Michael Tome
Business Reporter
Ariston Holdings says it is banking on the growing demand for macadamia nuts as global demand continues to surge following the Covid-19 induced oversupply.
According to the company’s indications, the global macadamia oversupply that arose during the Covid-19 pandemic has now ended, and the market is currently under-supplied. As a result, buyers from around the world are increasingly seeking to secure off-take agreements for the upcoming season.
Ariston’s production volumes for the year to September 2024 grew three per cent year-on-year to 1 395 tonnes. The company had 1,219 tonnes of macadamia nuts available for sale, including prior year’s unsold stock and managed to sell 246 tonnes of kernel equivalent (Ristonuts).
Notably, the average selling price improved by 13 percent during the year, indicating strong demand for macadamia nuts in the post-Covid-19 era.
Ariston’s CEO, Mr Leon Nortier, expressed confidence in the company’s ability to tap into the growing global demand. He highlighted that the company’s macadamia orchards have a better nut set than in the previous comparative period, positioning Ariston to capitalise on the favourable market conditions.
With elevated macadamia export prices expected for the 2024/2025 season, the company is well-placed to take advantage of the opportunities presented by the current market dynamics.

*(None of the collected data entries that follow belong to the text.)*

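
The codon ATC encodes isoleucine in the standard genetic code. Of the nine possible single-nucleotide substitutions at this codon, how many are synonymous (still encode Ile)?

Position 1: none → 0 synonymous.
Position 2: none → 0 synonymous.
Position 3: ATT, ATA → 2 synonymous.
Total: 0 + 0 + 2 = 2.

2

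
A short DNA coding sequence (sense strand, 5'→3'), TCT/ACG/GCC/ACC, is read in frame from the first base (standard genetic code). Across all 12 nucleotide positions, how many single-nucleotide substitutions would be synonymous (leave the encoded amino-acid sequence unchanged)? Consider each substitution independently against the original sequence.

Codon 1 (TCT, Ser): 3 synonymous substitutions.
Codon 2 (ACG, Thr): 3 synonymous substitutions.
Codon 3 (GCC, Ala): 3 synonymous substitutions.
Codon 4 (ACC, Thr): 3 synonymous substitutions.
Total: 3 + 3 + 3 + 3 = 12.

12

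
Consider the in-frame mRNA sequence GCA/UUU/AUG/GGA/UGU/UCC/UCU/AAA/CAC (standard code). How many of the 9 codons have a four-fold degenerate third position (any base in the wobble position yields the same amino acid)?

Codon 1 GCA (Ala): third position 4-fold.
Codon 2 UUU (Phe): third position 2-fold.
Codon 3 AUG (Met): third position 1-fold.
Codon 4 GGA (Gly): third position 4-fold.
Codon 5 UGU (Cys): third position 2-fold.
Codon 6 UCC (Ser): third position 4-fold.
Codon 7 UCU (Ser): third position 4-fold.
Codon 8 AAA (Lys): third position 2-fold.
Codon 9 CAC (His): third position 2-fold.
Four-fold degenerate third positions: 4.

4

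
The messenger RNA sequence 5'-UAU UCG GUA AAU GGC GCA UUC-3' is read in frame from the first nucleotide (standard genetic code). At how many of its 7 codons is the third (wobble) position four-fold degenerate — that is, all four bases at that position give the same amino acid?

Codon 1 UAU (Tyr): third position 2-fold.
Codon 2 UCG (Ser): third position 4-fold.
Codon 3 GUA (Val): third position 4-fold.
Codon 4 AAU (Asn): third position 2-fold.
Codon 5 GGC (Gly): third position 4-fold.
Codon 6 GCA (Ala): third position 4-fold.
Codon 7 UUC (Phe): third position 2-fold.
Four-fold degenerate third positions: 4.

4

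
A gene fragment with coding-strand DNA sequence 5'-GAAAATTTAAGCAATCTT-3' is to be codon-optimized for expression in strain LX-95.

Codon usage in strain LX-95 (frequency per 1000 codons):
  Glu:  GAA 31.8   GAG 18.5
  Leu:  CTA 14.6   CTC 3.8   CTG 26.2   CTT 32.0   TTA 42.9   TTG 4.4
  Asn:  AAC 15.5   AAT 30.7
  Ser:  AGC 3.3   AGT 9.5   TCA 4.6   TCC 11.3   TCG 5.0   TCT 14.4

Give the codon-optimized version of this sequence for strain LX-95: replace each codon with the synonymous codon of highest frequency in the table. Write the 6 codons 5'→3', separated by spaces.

GAA AAT TTA TCT AAT TTA

Codon 1 (Glu): best is GAA at 31.8.
Codon 2 (Asn): best is AAT at 30.7.
Codon 3 (Leu): best is TTA at 42.9.
Codon 4 (Ser): best is TCT at 14.4.
Codon 5 (Asn): best is AAT at 30.7.
Codon 6 (Leu): best is TTA at 42.9.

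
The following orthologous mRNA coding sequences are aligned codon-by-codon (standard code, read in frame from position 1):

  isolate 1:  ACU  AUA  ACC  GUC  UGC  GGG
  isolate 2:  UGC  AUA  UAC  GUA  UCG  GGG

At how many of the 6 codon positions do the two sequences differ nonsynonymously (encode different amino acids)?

3

Codon 1: ACU Thr / UGC Cys — nonsynonymous.
Codon 2: AUA Ile / AUA Ile — identical.
Codon 3: ACC Thr / UAC Tyr — nonsynonymous.
Codon 4: GUC Val / GUA Val — synonymous.
Codon 5: UGC Cys / UCG Ser — nonsynonymous.
Codon 6: GGG Gly / GGG Gly — identical.
Nonsynonymous differences: 3.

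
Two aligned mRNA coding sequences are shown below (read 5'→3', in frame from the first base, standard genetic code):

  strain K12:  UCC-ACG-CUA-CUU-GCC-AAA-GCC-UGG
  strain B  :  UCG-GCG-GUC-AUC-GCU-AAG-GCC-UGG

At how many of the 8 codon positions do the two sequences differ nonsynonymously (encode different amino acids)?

Codon 1: UCC Ser / UCG Ser — synonymous.
Codon 2: ACG Thr / GCG Ala — nonsynonymous.
Codon 3: CUA Leu / GUC Val — nonsynonymous.
Codon 4: CUU Leu / AUC Ile — nonsynonymous.
Codon 5: GCC Ala / GCU Ala — synonymous.
Codon 6: AAA Lys / AAG Lys — synonymous.
Codon 7: GCC Ala / GCC Ala — identical.
Codon 8: UGG Trp / UGG Trp — identical.
Nonsynonymous differences: 3.

3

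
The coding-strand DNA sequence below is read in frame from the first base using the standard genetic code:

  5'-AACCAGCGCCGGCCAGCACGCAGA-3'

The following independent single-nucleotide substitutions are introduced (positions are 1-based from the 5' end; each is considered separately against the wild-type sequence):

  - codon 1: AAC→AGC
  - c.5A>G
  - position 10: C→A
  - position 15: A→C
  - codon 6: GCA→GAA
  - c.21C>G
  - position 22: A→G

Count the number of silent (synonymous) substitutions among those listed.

Codon 1: AAC (Asn) → AGC (Ser) — missense.
Codon 2: CAG (Gln) → CGG (Arg) — missense.
Codon 4: CGG (Arg) → AGG (Arg) — synonymous.
Codon 5: CCA (Pro) → CCC (Pro) — synonymous.
Codon 6: GCA (Ala) → GAA (Glu) — missense.
Codon 7: CGC (Arg) → CGG (Arg) — synonymous.
Codon 8: AGA (Arg) → GGA (Gly) — missense.
Synonymous: 3 of 7.

3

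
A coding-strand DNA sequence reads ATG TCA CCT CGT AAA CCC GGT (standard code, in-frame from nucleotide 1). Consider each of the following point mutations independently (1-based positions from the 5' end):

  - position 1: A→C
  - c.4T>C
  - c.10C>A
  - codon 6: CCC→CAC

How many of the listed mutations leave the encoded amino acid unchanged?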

“Indications are that the global macadamia oversupply situation that arose during the Covid-19 period has now come to an end, with the market being under-supplied,” said Mr Nortier. “Increasingly, buyers are now trying to secure off-take agreements for the upcoming season. The Group will continue to focus on quality, production efficiencies and cost-cutting measures in order to maximise shareholder value.”
These developments come as the Group acquired a macadamia scanning machine, which allows for the scanning of nut-in-shell macadamia nuts to determine their quality before export. This advanced equipment enables the company to effectively grade and price its macadamia nuts, guaranteeing the quality being sold to international buyers. The scanning machine was commissioned in April 2024, just in time for the macadamia selling season.
The combination of increased production volumes, better pricing and strong joint venture performance has driven Ariston’s revenue growth.
For the year ending September 30, 2024, Ariston’s revenue grew nine percent year-on-year to US$7,1 million. This was attributed mainly to improved macadamia volumes and selling prices and positive performance from the three current joint ventures which contributed positively to the Group’s financial performance.
“The three joint ventures, namely Bonemarrow Investments (Private) Limited trading as Claremont Powerstation, Claremont Orchards Holdings (Private) Limited and Mombe Shoma (Private) Limited, contributed positively to the Group’s financial performance,” said Ariston group chairman, Mr Alexander Jongwe.
With its enhanced capabilities, Ariston is well-positioned to continue delivering strong financial performance in the future.
Despite the revenue growth, Ariston’s cost of sales increased by three percent due to higher costs of essential inputs such as fertilisers, crop chemicals, and electricity.
This rise in production costs outweighed the benefits of increased revenue, resulting in a gross loss of US$1 389 028 for the year ending September 30, 2024.
The increase in input costs, particularly for fertilisers, crop chemicals and electricity, has squeezed the company’s profit margins. This highlights the challenges faced by agricultural businesses like Ariston, where external factors such as global commodity prices and local utility costs can significantly impact financial performance.